When editing (mostly C-like languages) I can "see" the execution thread pass through the code like a step-through debugger. At a function call I can mentally "step into" the function and the function is visualized to the right of the current function with its first line on the same height as the call site. Doing this for recursing functions means a visualization that progresses downwards and to the right.
I guess my mental model evolved this way after years of step-through debugging.
Mental models for code and other things are a fascinating topic. I also have a very specific calendar/timeline model that is not a straight line at all. A full year "view" arranges months in a 2D layout where some months progress "up", others "down" and they are connected in weird ways. For example 31/01 and 01/02 are adjacent, but 30/11 and 01/12 are not. 31/12 is the last box of the year and is adjacent to 01/01 repeating the pattern for the new year.
Circular, "Penrose Stairs" (https://en.wikipedia.org/wiki/Penrose_stairs) might be a better extension to the student's staircase model.
* What do they know now (or think they understand)? You can only build knowledge on existing knowledge, so first find out what foundations exist (this connects to the author's "listener's worldview" idea).

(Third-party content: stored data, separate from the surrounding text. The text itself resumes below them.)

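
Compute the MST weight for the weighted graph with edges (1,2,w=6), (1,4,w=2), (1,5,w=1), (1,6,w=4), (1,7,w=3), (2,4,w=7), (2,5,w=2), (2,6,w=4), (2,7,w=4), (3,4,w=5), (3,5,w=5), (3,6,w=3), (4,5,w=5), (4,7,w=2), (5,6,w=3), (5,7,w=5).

Apply Kruskal's algorithm (sort edges by weight, add if no cycle):

Sorted edges by weight:
  (1,5) w=1
  (1,4) w=2
  (2,5) w=2
  (4,7) w=2
  (1,7) w=3
  (3,6) w=3
  (5,6) w=3
  (1,6) w=4
  (2,6) w=4
  (2,7) w=4
  (3,5) w=5
  (3,4) w=5
  (4,5) w=5
  (5,7) w=5
  (1,2) w=6
  (2,4) w=7

Add edge (1,5) w=1 -- no cycle. Running total: 1
Add edge (1,4) w=2 -- no cycle. Running total: 3
Add edge (2,5) w=2 -- no cycle. Running total: 5
Add edge (4,7) w=2 -- no cycle. Running total: 7
Skip edge (1,7) w=3 -- would create cycle
Add edge (3,6) w=3 -- no cycle. Running total: 10
Add edge (5,6) w=3 -- no cycle. Running total: 13

MST edges: (1,5,w=1), (1,4,w=2), (2,5,w=2), (4,7,w=2), (3,6,w=3), (5,6,w=3)
Total MST weight: 1 + 2 + 2 + 2 + 3 + 3 = 13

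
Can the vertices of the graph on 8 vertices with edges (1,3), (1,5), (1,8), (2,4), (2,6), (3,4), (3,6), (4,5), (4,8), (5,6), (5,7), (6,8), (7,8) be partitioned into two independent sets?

Step 1: Attempt 2-coloring using BFS:
  Start at vertex 1, assign color 0
  Color vertex 3 with color 1 (neighbor of 1)
  Color vertex 5 with color 1 (neighbor of 1)
  Color vertex 8 with color 1 (neighbor of 1)
  Color vertex 4 with color 0 (neighbor of 3)
  Color vertex 6 with color 0 (neighbor of 3)
  Color vertex 7 with color 0 (neighbor of 5)
  Color vertex 2 with color 1 (neighbor of 4)

Step 2: 2-coloring succeeded. No conflicts found.
  Set A (color 0): {1, 4, 6, 7}
  Set B (color 1): {2, 3, 5, 8}

The graph is bipartite with partition {1, 4, 6, 7}, {2, 3, 5, 8}.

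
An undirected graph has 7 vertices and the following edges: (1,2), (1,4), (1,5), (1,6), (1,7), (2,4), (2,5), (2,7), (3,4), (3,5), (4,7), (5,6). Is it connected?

Step 1: Build adjacency list from edges:
  1: 2, 4, 5, 6, 7
  2: 1, 4, 5, 7
  3: 4, 5
  4: 1, 2, 3, 7
  5: 1, 2, 3, 6
  6: 1, 5
  7: 1, 2, 4

Step 2: Run BFS/DFS from vertex 1:
  Visited: {1, 2, 4, 5, 6, 7, 3}
  Reached 7 of 7 vertices

Step 3: All 7 vertices reached from vertex 1, so the graph is connected.
Answer: Yes, the graph is connected.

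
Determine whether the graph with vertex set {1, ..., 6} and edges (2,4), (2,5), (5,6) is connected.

Step 1: Build adjacency list from edges:
  1: (none)
  2: 4, 5
  3: (none)
  4: 2
  5: 2, 6
  6: 5

Step 2: Run BFS/DFS from vertex 1:
  Visited: {1}
  Reached 1 of 6 vertices

Step 3: Only 1 of 6 vertices reached. Graph is disconnected.
Connected components: {1}, {2, 4, 5, 6}, {3}
Answer: No, the graph is not connected (3 components).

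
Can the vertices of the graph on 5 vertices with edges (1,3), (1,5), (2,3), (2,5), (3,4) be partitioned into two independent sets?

Step 1: Attempt 2-coloring using BFS:
  Start at vertex 1, assign color 0
  Color vertex 3 with color 1 (neighbor of 1)
  Color vertex 5 with color 1 (neighbor of 1)
  Color vertex 2 with color 0 (neighbor of 3)
  Color vertex 4 with color 0 (neighbor of 3)

Step 2: 2-coloring succeeded. No conflicts found.
  Set A (color 0): {1, 2, 4}
  Set B (color 1): {3, 5}

The graph is bipartite with partition {1, 2, 4}, {3, 5}.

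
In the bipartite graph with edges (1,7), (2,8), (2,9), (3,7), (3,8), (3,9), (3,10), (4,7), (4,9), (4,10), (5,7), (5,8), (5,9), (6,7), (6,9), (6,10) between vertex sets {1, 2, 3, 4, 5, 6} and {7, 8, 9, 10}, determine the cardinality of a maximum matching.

Step 1: List the neighbors of each left vertex:
  1: 7
  2: 8, 9
  3: 7, 8, 9, 10
  4: 7, 9, 10
  5: 7, 8, 9
  6: 7, 9, 10

Step 2: Greedily match left vertices, then look for augmenting paths:
  Match 1 -- 7
  Match 2 -- 8
  Match 3 -- 9
  Match 4 -- 10
  No augmenting path remains.

Step 3: Verify this is maximum:
  Matching size 4 = min(|L|, |R|) = min(6, 4), which is an upper bound, so this matching is maximum.

Maximum matching: {(1,7), (2,8), (3,9), (4,10)}
Size: 4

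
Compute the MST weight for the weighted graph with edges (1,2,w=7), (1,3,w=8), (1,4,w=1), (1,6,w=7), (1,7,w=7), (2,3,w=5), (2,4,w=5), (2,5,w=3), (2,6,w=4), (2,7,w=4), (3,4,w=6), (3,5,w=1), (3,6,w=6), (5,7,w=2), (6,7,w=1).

Apply Kruskal's algorithm (sort edges by weight, add if no cycle):

Sorted edges by weight:
  (1,4) w=1
  (3,5) w=1
  (6,7) w=1
  (5,7) w=2
  (2,5) w=3
  (2,7) w=4
  (2,6) w=4
  (2,4) w=5
  (2,3) w=5
  (3,4) w=6
  (3,6) w=6
  (1,7) w=7
  (1,2) w=7
  (1,6) w=7
  (1,3) w=8

Add edge (1,4) w=1 -- no cycle. Running total: 1
Add edge (3,5) w=1 -- no cycle. Running total: 2
Add edge (6,7) w=1 -- no cycle. Running total: 3
Add edge (5,7) w=2 -- no cycle. Running total: 5
Add edge (2,5) w=3 -- no cycle. Running total: 8
Skip edge (2,7) w=4 -- would create cycle
Skip edge (2,6) w=4 -- would create cycle
Add edge (2,4) w=5 -- no cycle. Running total: 13

MST edges: (1,4,w=1), (3,5,w=1), (6,7,w=1), (5,7,w=2), (2,5,w=3), (2,4,w=5)
Total MST weight: 1 + 1 + 1 + 2 + 3 + 5 = 13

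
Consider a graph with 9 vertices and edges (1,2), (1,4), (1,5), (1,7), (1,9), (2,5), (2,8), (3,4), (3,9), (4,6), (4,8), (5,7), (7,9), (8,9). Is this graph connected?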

* Tutoring (1-on-1) will almost always be better than teaching (1-to-many) because you can (if you try) better understand what's being understood and what's not.
* Learning is construction of desired knowledge, so learners have to "do" something and be provided quick feedback to build the desired concept (which is why learning on your own with little feedback is subject to learning the "undesirable" thing, even though it might have "worked" for you).

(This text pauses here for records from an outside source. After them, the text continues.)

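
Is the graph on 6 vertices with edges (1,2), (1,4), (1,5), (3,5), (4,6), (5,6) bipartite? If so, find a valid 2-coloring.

Step 1: Attempt 2-coloring using BFS:
  Start at vertex 1, assign color 0
  Color vertex 2 with color 1 (neighbor of 1)
  Color vertex 4 with color 1 (neighbor of 1)
  Color vertex 5 with color 1 (neighbor of 1)
  Color vertex 6 with color 0 (neighbor of 4)
  Color vertex 3 with color 0 (neighbor of 5)

Step 2: 2-coloring succeeded. No conflicts found.
  Set A (color 0): {1, 3, 6}
  Set B (color 1): {2, 4, 5}

The graph is bipartite with partition {1, 3, 6}, {2, 4, 5}.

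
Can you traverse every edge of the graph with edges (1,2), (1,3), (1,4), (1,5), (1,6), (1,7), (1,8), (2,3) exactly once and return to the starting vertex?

Step 1: Find the degree of each vertex:
  deg(1) = 7
  deg(2) = 2
  deg(3) = 2
  deg(4) = 1
  deg(5) = 1
  deg(6) = 1
  deg(7) = 1
  deg(8) = 1

Step 2: Count vertices with odd degree:
  Odd-degree vertices: 1, 4, 5, 6, 7, 8 (6 total)

Step 3: Apply Euler's theorem:
  - Eulerian circuit exists iff graph is connected and all vertices have even degree
  - Eulerian path exists iff graph is connected and has 0 or 2 odd-degree vertices

Graph has 6 odd-degree vertices (need 0 or 2).
Neither Eulerian path nor Eulerian circuit exists.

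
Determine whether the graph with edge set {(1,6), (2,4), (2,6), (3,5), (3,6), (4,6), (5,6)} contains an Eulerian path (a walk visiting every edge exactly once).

Step 1: Find the degree of each vertex:
  deg(1) = 1
  deg(2) = 2
  deg(3) = 2
  deg(4) = 2
  deg(5) = 2
  deg(6) = 5

Step 2: Count vertices with odd degree:
  Odd-degree vertices: 1, 6 (2 total)

Step 3: Apply Euler's theorem:
  - Eulerian circuit exists iff graph is connected and all vertices have even degree
  - Eulerian path exists iff graph is connected and has 0 or 2 odd-degree vertices

Graph is connected with exactly 2 odd-degree vertices (1, 6).
Eulerian path exists (starting and ending at the odd-degree vertices), but no Eulerian circuit.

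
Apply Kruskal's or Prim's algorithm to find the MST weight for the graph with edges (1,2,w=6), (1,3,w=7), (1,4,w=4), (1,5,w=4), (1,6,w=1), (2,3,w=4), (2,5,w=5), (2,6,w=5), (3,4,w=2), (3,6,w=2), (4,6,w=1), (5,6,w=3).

Apply Kruskal's algorithm (sort edges by weight, add if no cycle):

Sorted edges by weight:
  (1,6) w=1
  (4,6) w=1
  (3,4) w=2
  (3,6) w=2
  (5,6) w=3
  (1,5) w=4
  (1,4) w=4
  (2,3) w=4
  (2,5) w=5
  (2,6) w=5
  (1,2) w=6
  (1,3) w=7

Add edge (1,6) w=1 -- no cycle. Running total: 1
Add edge (4,6) w=1 -- no cycle. Running total: 2
Add edge (3,4) w=2 -- no cycle. Running total: 4
Skip edge (3,6) w=2 -- would create cycle
Add edge (5,6) w=3 -- no cycle. Running total: 7
Skip edge (1,5) w=4 -- would create cycle
Skip edge (1,4) w=4 -- would create cycle
Add edge (2,3) w=4 -- no cycle. Running total: 11

MST edges: (1,6,w=1), (4,6,w=1), (3,4,w=2), (5,6,w=3), (2,3,w=4)
Total MST weight: 1 + 1 + 2 + 3 + 4 = 11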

I did a talk on this topic (Human Learning) that you can find on YouTube (JitterTed.TV).
Oh, that's nice!
That's pretty much what happens when we are 4 or 5 years old and learning. You don't teach a child 1+1=2, oh no. You take one rock, then a second rock, and ask them how many. The rock is one. "1" is not 1, and "1" + "1" is not "2", because the young children don't understand it that way. Then you put the number 1 next to each rock and add them, and eventually they understand. But it is very concrete. As adults, we don't need the actual rocks, but we do need a known structure to compare things and assign the "rock" we know to the number "1".

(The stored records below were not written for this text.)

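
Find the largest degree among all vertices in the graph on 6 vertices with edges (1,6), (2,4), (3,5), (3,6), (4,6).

Step 1: Count edges incident to each vertex:
  deg(1) = 1 (neighbors: 6)
  deg(2) = 1 (neighbors: 4)
  deg(3) = 2 (neighbors: 5, 6)
  deg(4) = 2 (neighbors: 2, 6)
  deg(5) = 1 (neighbors: 3)
  deg(6) = 3 (neighbors: 1, 3, 4)

Step 2: Find maximum:
  max(1, 1, 2, 2, 1, 3) = 3 (vertex 6)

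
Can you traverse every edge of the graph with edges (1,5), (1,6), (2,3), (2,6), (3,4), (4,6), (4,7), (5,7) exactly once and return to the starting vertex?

Step 1: Find the degree of each vertex:
  deg(1) = 2
  deg(2) = 2
  deg(3) = 2
  deg(4) = 3
  deg(5) = 2
  deg(6) = 3
  deg(7) = 2

Step 2: Count vertices with odd degree:
  Odd-degree vertices: 4, 6 (2 total)

Step 3: Apply Euler's theorem:
  - Eulerian circuit exists iff graph is connected and all vertices have even degree
  - Eulerian path exists iff graph is connected and has 0 or 2 odd-degree vertices

Graph is connected with exactly 2 odd-degree vertices (4, 6).
Eulerian path exists (starting and ending at the odd-degree vertices), but no Eulerian circuit.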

This applies to rote memory as well as understanding concepts. As an example how concreteness helps rote memory, let's take the following list of 11 words: dog, cantaloupe, priest, hill, tornado, ocean, yellow, urn, fox, moon, mushroom.
Most people (not all) will not be able to memorize these abstract words/ideas, even if familiar with them all. But if you match them with something more concrete, they will.
So instead of looking at the abstract words, just match each word with something more concrete in your imagination. So see in your mind's eye this story, and the words you hve to memorize are in italics: A huge 20 foot German Shepard (dog), has a cantaloupe in his mouth and spits it out super hard and fast and it goes through the air like a cannonball and hits a priest who is standing on a big hill, and the priest rolls down to the bottom of a hill where a big tornado comes by at that instant and scoops him up and travels a little while to a big ocean that is bright yellow. Floating on the water is a huge 10 foot tall black and white striped urn and all of a sudden, a very sexy cartoon fox (https://cdn4.vectorstock.com/i/1000x1000/03/28/fox-sexy-posi...) comes out of the top and then shoots straight up out of the atmosphere at supersonic speed and goes up and lands on the moon, where the fox creates a big mushroom cloud when she lands.
If you imagine this story in great detail, you will have little problems memorizing those words and be able to say them all in order with ease. Even backwards order is easy. And this is almost always with 100% accuracy.
So it is the same thing when trying to teach someone an abstract idea for the first time, the exact same. Use concrete examples. Like the stairs in this guy's example, that was great that he finally understands about using analogies.